Several media pros agree that the strategy could be successful for CNN, which reportedly lured 13.3 million viewers on election night and broke its own records in terms of viewers during the election cycle.
“It wasn't necessarily CNN's choice, but now, it has kind of been thrust upon them that they are going to be the down-the-middle, neutral, straight-news network,” says Jeff Bercovici, media blogger at Portfolio. “If they are smart, they will figure out a way to really use that to [the network's] advantage.”
While all networks are preparing for a drop in viewers and a shift in coverage away from politics, Levin notes, via e-mail, that viewers tuned in this election cycle because of important issues, such as the economy. She adds that CNN will aggressively cover those issues post-election.
Yet, during the transition season and beyond, not all audience members want the Olbermann-and-O'Reilly-like viewpoint shows that grew in popularity during this election season, Bercovici adds, saying that by keeping that in mind in its programming decisions, CNN can seize the advantage.
Liz Cox Barrett, writer for the Columbia Journalism Review, says, via e-mail, that this strategy “makes sense competitively” for CNN, because MSNBC and Fox News are making ratings inroads with their punditry. However, she adds that the network must base this strategy on solid reporting and investigation, not fancy bells and whistles – or election-night holograms.
Craig Brownstein, VP of media relations at Edelman, is also optimistic about the strategy's chances.
“It will be interesting to see how the audience shakes out,” he says. “This is a smart move for [CNN to stay down-the-middle] as the cable audience reaches some sort of post-election balance.”
However, there is some evidence that the embrace of partisan programming can lead to ratings success. According to the 2008 Zogby/Lear Center Survey on Politics and Entertainment, consumers tend to watch or read reports that they agree with, says Johanna Blakley, deputy director of research at The Norman Lear Center, a policy and research group at the USC Annenberg School for Communication.
“They are trying to sell this product to an audience that thinks of itself as media savvy,” she says, noting that CNN was not a top choice of respondents. “[The viewers say], ‘I know that all the content I see on television is tainted by ideology. It is political and you can't get around that.
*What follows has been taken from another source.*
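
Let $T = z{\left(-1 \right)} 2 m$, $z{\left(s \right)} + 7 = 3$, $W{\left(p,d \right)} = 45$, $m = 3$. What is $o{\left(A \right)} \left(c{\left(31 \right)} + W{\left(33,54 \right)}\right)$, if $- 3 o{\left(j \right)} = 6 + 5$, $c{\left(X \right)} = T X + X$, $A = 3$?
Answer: $\frac{7348}{3} \approx 2449.3$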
So I might as well go to the news that reflects my politics.'”
Yet, Barrett says that she believes many viewers will choose CNN because they want quality journalism, as opposed to clever punditry and on-screen opinions.
“You always hear that news consumers in 2008 are looking to have their existing world views reinforced,” she says, via e-mail. “But I hope there's a market for just, good, solid reporting. I'm optimistic there is. I hope some TV news execs out there are similarly optimistic.”